Ben Stein takes the speculators to task, heaping unmitigated scorn upon this kind of “entertainment” (because it certainly shouldn’t be confused with analysis):
From the article:
Here’s a fact: The speculators and hedge fund managers who run today’s stock market need market volatility in order to make money.
They can’t make enough money if the market stays flat or moves only a bit, so they like extreme and unexpected price movements. They especially like sudden, surprise movements down, when they can make money off stocks they borrow and sell — or, as they say, “sell short.”
That’s what’s been happening the past couple of weeks. But it’s not interesting to say that the speculators are whipping the market around to satisfy their money lust. So the speculators themselves make up reasons for why the market is fluctuating, flog those reasons to the media, and then profit if some other speculators believe the jive reasons and jump in the way the manipulators want them to.

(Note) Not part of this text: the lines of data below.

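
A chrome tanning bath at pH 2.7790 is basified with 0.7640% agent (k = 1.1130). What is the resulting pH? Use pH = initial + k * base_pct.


Formula: pH_final = pH_initial + k * base_pct
Substituting: pH_final = 2.7790 + 1.1130 * 0.7640
Result: 3.6293


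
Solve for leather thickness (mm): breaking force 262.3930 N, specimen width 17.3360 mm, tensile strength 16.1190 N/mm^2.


Formula: t = F / (TS * w)
Substituting: t = 262.3930 / (16.1190 * 17.3360)
Result: 0.9390 mm


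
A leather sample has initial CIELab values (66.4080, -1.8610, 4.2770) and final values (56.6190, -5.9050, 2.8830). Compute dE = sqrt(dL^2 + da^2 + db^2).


dL = -9.7890, da = -4.0440, db = -1.3940
dE = sqrt((-9.7890)^2 + (-4.0440)^2 + (-1.3940)^2) = 10.6828


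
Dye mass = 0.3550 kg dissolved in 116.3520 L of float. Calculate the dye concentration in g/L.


Formula: Conc = dye_mass(kg) / volume(L) * 1000
Substituting: Conc = 0.3550 / 116.3520 * 1000
Result: 3.0511 g/L


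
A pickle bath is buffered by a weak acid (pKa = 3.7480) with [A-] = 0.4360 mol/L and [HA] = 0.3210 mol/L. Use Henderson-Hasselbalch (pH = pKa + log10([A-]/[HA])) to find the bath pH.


ratio = [A-] / [HA] = 0.4360 / 0.3210 = 1.3583
log10(ratio) = 0.1330
pH = pKa + log10(ratio) = 3.7480 + 0.1330 = 3.8810


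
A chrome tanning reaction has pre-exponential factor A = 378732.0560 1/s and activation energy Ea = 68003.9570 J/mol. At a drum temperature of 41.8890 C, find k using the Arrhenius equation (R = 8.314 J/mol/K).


T_K = T_C + 273.15 = 41.8890 + 273.15 = 315.0390 K
exponent = -Ea / (R * T_K) = -68003.9570 / (8.314 * 315.0390) = -25.9633
k = A * exp(exponent) = 378732.0560 * exp(-25.9633) = 2.0073e-06 1/s


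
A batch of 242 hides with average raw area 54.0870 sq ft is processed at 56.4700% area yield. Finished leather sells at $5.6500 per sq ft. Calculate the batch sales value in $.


Raw_total = N * avg_area = 242 * 54.0870 = 13089.0540 sq ft
Finished = Raw_total * yield / 100 = 13089.0540 * 56.4700 / 100 = 7391.3888 sq ft
Value = Finished * price = 7391.3888 * 5.6500 = 41761.3467 $


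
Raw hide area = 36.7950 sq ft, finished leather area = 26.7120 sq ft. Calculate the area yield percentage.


Formula: Yield = finished / raw * 100
Substituting: Yield = 26.7120 / 36.7950 * 100
Result: 72.5968 %


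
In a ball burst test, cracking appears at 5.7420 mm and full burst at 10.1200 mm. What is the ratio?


Formula: Ratio = crack / burst
Substituting: Ratio = 5.7420 / 10.1200
Result: 0.5674


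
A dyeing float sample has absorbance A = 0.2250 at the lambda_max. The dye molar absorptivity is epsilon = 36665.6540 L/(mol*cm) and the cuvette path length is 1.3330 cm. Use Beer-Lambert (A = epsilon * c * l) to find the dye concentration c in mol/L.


Formula: c = A / (epsilon * l)
Substituting: c = 0.2250 / (36665.6540 * 1.3330)
Result: 4.6036e-06 mol/L


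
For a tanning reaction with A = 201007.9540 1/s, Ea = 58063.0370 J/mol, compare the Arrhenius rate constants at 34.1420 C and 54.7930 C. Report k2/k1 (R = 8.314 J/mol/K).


T1 = 34.1420 + 273.15 = 307.2920 K; T2 = 54.7930 + 273.15 = 327.9430 K
k1 = A * exp(-Ea/(R*T1)) = 201007.9540 * exp(-58063.0370/(8.314*307.2920)) = 2.7107e-05 1/s
k2 = A * exp(-Ea/(R*T2)) = 201007.9540 * exp(-58063.0370/(8.314*327.9430)) = 1.1340e-04 1/s
k2/k1 = 1.1340e-04 / 2.7107e-05 = 4.1835


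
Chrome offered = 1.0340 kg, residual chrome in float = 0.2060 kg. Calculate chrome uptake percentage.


Formula: Uptake = (offered - residual) / offered * 100
Substituting: Uptake = (1.0340 - 0.2060) / 1.0340 * 100
Result: 80.0774 %


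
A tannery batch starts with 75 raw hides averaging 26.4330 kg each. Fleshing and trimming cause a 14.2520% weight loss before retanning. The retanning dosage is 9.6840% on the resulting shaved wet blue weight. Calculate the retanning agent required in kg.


Total_raw = N * avg_wt = 75 * 26.4330 = 1982.4750 kg
Substrate = Total_raw * (1 - loss/100) = 1982.4750 * (1 - 14.2520/100) = 1699.9327 kg
Retan = Substrate * pct / 100 = 1699.9327 * 9.6840 / 100 = 164.6215 kg


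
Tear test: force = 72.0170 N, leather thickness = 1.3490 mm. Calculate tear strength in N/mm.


Formula: Tear strength = force / thickness
Substituting: Tear strength = 72.0170 / 1.3490
Result: 53.3855 N/mm


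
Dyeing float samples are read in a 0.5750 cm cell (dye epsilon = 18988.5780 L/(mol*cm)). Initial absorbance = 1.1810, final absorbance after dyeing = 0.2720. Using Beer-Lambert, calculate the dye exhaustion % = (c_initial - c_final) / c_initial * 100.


c_initial = A_i / (epsilon * l) = 1.1810 / (18988.5780 * 0.5750) = 1.0817e-04 mol/L
c_final = A_f / (epsilon * l) = 0.2720 / (18988.5780 * 0.5750) = 2.4912e-05 mol/L
Exhaustion = (c_initial - c_final) / c_initial * 100 = (1.0817e-04 - 2.4912e-05) / 1.0817e-04 * 100 = 76.9687 %


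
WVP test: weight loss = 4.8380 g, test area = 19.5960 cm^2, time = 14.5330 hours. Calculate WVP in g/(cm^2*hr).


Formula: WVP = loss / (area * time)
Substituting: WVP = 4.8380 / (19.5960 * 14.5330)
Result: 0.016988 g/(cm^2*hr)


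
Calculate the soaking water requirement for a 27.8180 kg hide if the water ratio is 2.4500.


Formula: Water = hide_weight * ratio
Substituting: Water = 27.8180 * 2.4500
Result: 68.1541 kg


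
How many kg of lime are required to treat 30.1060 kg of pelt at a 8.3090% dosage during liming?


Formula: Lime = substrate * pct / 100
Substituting: Lime = 30.1060 * 8.3090 / 100
Result: 2.5015 kg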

Supposedly, the market is “correcting” because of worries about the housing slowdown, and also because of fears that the debt markets that support mergers and acquisitions is drying up.
These are interesting theories, and people who don’t know a lot about the stock market or the economy might find them beguiling. What follows are a few truths that show how shallow these “reasons” for the stock market moves are.
Great stuff, and worth reading in its entirety.
Remember that old question, “Why am I being asked to believe this?” There’s a reason… and sometimes its not always true, selfless, or honorable… as this instance shows.